Downstairs, on the first floor, Amy Appleson, a 27-year-old museum curator, hung out with a couple of friends. Appleson, who lives two blocks away on Orchard Street, feels that the crowds outside of Pianos — as well as other bars — make the neighborhood safer. “I feel safe coming home late at night, there’s always a lot of people around,” she said.
Pianos, which, in fact, used to be a piano shop, has never had a noise violation, said Greg Durham, a spokesperson for the business. Because Pianos is the largest business on the block, it’s an easy target, he said. “Patrick Walsh and a handful of residents at 101 Stanton Street wouldn’t be satisfied with anything short of Pianos closing down,” he said.
Pianos hired security guards to monitor the sidewalk outside, but the bar can’t stop people from standing there, Durham said. Pianos’ general manager and business owners have also tried to address residents’ concerns at various C.B. 3 meetings last year, he said.
Regardless, some Lower East Side residents are still not getting enough sleep and have contemplated moving. “I’m getting driven out of my home,” said David Mecionis, a 38-year-old business consultant, who has lived at 101 Stanton Street with his wife for the past five years.
Pianos is not the only bar on the block, but it’s the worst offender, Mecionis said. “There’s no end of noise outside,” he said. “Somehow Pianos attracts and promotes this element — people who are vastly inconsiderate. They really must think no one lives here.” In contrast, Mecionis said he has never had a problem with nearby Arlene’s Grocery at 95 Stanton Street, which also hosts live bands. “Their clientele has it in mind to behave better,” he said.
“It’s like spring break every night. It’s crazy.
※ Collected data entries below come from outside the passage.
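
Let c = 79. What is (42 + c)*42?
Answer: 5082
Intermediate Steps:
(42 + c)*42 = (42 + 79)*42 = 121*42 = 5082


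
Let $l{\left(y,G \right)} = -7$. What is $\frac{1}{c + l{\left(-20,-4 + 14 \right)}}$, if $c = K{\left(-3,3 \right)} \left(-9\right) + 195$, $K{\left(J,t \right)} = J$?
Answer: $\frac{1}{215} \approx 0.0046512$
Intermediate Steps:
$c = 222$ ($c = \left(-3\right) \left(-9\right) + 195 = 27 + 195 = 222$)
$\frac{1}{c + l{\left(-20,-4 + 14 \right)}} = \frac{1}{222 - 7} = \frac{1}{215}$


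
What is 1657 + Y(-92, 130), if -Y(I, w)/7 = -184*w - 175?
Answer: 170322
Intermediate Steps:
Y(I, w) = 1225 + 1288*w (Y(I, w) = -7*(-184*w - 175) = -7*(-175 - 184*w) = 1225 + 1288*w)
1657 + Y(-92, 130) = 1657 + (1225 + 1288*130) = 1657 + (1225 + 167440) = 1657 + 168665 = 170322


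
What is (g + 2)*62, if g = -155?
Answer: -9486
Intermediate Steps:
(g + 2)*62 = (-155 + 2)*62 = -153*62 = -9486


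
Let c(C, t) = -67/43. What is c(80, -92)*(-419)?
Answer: 28073/43 ≈ 652.86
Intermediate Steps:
c(C, t) = -67/43 (c(C, t) = -67*1/43 = -67/43)
c(80, -92)*(-419) = -67/43*(-419) = 28073/43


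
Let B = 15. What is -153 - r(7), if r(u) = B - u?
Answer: -161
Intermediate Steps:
r(u) = 15 - u
-153 - r(7) = -153 - (15 - 1*7) = -153 - (15 - 7) = -153 - 1*8 = -153 - 8 = -161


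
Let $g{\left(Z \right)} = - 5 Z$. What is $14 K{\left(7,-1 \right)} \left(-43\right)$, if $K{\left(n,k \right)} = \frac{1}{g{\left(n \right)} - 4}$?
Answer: $\frac{602}{39} \approx 15.436$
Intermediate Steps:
$K{\left(n,k \right)} = \frac{1}{-4 - 5 n}$ ($K{\left(n,k \right)} = \frac{1}{- 5 n - 4} = \frac{1}{-4 - 5 n}$)
$14 K{\left(7,-1 \right)} \left(-43\right) = 14 \left(- \frac{1}{4 + 5 \cdot 7}\right) \left(-43\right) = 14 \left(- \frac{1}{4 + 35}\right) \left(-43\right) = 14 \left(- \frac{1}{39}\right) \left(-43\right) = \left(- \frac{14}{39}\right) \left(-43\right) = \frac{602}{39}$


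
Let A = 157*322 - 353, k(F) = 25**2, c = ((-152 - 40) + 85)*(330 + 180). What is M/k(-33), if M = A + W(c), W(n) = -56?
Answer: 10029/125 ≈ 80.232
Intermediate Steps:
c = -54570 (c = (-192 + 85)*510 = -107*510 = -54570)
k(F) = 625
A = 50201 (A = 50554 - 353 = 50201)
M = 50145 (M = 50201 - 56 = 50145)
M/k(-33) = 50145/625 = 50145*(1/625) = 10029/125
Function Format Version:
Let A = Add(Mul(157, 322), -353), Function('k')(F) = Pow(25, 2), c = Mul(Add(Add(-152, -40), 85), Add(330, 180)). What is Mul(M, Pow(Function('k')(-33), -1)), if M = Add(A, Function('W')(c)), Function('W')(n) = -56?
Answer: Rational(10029, 125) ≈ 80.232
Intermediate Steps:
c = -54570 (c = Mul(Add(-192, 85), 510) = Mul(-107, 510) = -54570)
Function('k')(F) = 625
A = 50201 (A = Add(50554, -353) = 50201)
M = 50145 (M = Add(50201, -56) = 50145)
Mul(M, Pow(Function('k')(-33), -1)) = Mul(50145, Pow(625, -1)) = Mul(50145, Rational(1, 625)) = Rational(10029, 125)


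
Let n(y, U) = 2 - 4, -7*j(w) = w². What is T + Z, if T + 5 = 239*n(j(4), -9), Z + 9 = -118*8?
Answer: -1436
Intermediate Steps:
j(w) = -w²/7
n(y, U) = -2
Z = -953 (Z = -9 - 118*8 = -9 - 944 = -953)
T = -483 (T = -5 + 239*(-2) = -5 - 478 = -483)
T + Z = -483 - 953 = -1436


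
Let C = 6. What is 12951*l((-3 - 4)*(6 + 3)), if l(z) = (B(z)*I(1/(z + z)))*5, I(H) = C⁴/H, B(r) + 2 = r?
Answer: 687325111200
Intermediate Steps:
B(r) = -2 + r
I(H) = 1296/H (I(H) = 6⁴/H = 1296/H)
l(z) = 12960*z*(-2 + z) (l(z) = ((-2 + z)*(1296/(1/(z + z))))*5 = ((-2 + z)*(1296/(1/(2*z))))*5 = ((-2 + z)*(1296/((1/(2*z)))))*5 = ((-2 + z)*(1296*(2*z)))*5 = ((-2 + z)*(2592*z))*5 = (2592*z*(-2 + z))*5 = 12960*z*(-2 + z))
12951*l((-3 - 4)*(6 + 3)) = 12951*(12960*((-3 - 4)*(6 + 3))*(-2 + (-3 - 4)*(6 + 3))) = 12951*(12960*(-7*9)*(-2 - 7*9)) = 12951*(12960*(-63)*(-2 - 63)) = 12951*(12960*(-63)*(-65)) = 12951*53071200 = 687325111200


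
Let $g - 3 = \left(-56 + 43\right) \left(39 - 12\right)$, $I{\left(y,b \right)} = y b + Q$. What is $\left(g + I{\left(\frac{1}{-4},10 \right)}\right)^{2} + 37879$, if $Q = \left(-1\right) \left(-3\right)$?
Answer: $\frac{634541}{4} \approx 1.5864 \cdot 10^{5}$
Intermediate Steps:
$Q = 3$
$I{\left(y,b \right)} = 3 + b y$ ($I{\left(y,b \right)} = y b + 3 = b y + 3 = 3 + b y$)
$g = -348$ ($g = 3 + \left(-56 + 43\right) \left(39 - 12\right) = 3 - 351 = -348$)
$\left(g + I{\left(\frac{1}{-4},10 \right)}\right)^{2} + 37879 = \left(-348 + \left(3 + \frac{10}{-4}\right)\right)^{2} + 37879 = \left(-348 + \left(3 + 10 \left(- \frac{1}{4}\right)\right)\right)^{2} + 37879 = \left(-348 + \left(3 - \frac{5}{2}\right)\right)^{2} + 37879 = \left(-348 + \frac{1}{2}\right)^{2} + 37879 = \left(- \frac{695}{2}\right)^{2} + 37879 = \frac{483025}{4} + 37879 = \frac{634541}{4}$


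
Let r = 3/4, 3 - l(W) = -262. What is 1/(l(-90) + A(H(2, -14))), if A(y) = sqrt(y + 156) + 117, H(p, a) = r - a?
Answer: 1528/583013 - 2*sqrt(683)/583013 ≈ 0.0025312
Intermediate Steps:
l(W) = 265 (l(W) = 3 - 1*(-262) = 3 + 262 = 265)
r = 3/4 (r = 3*(1/4) = 3/4 ≈ 0.75000)
H(p, a) = 3/4 - a
A(y) = 117 + sqrt(156 + y) (A(y) = sqrt(156 + y) + 117 = 117 + sqrt(156 + y))
1/(l(-90) + A(H(2, -14))) = 1/(265 + (117 + sqrt(156 + (3/4 - 1*(-14))))) = 1/(265 + (117 + sqrt(156 + (3/4 + 14)))) = 1/(265 + (117 + sqrt(156 + 59/4))) = 1/(265 + (117 + sqrt(683/4))) = 1/(265 + (117 + sqrt(683)/2)) = 1/(382 + sqrt(683)/2)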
Drunk people, lots of vomit, piss, cop cars, honking horns, traffic jams, cigarettes. My doorway’s a bathroom. I don’t sleep,” said Tim Haring, 37, an engineer who also lives at 101 Stanton Street. When Haring first moved to the Lower East Side 15 years ago, the neighborhood was a little dingy, but nice and calm, he said. Now, it’s insane, he said.
The smoking laws have made the situation worse, said Ursula, a 38-year-old yoga instructor who did not give her last name, and lives in the same building with her husband and 6-year-old son. At times, Ursula has counted as many as 50 people on the sidewalk outside of Pianos. “I’m happy when it’s a rainy night. Then they’re not out there,” she said.
“It’s become an unlivable situation,” Walsh said. “If we were animals, the ASPCA would have closed this place down.”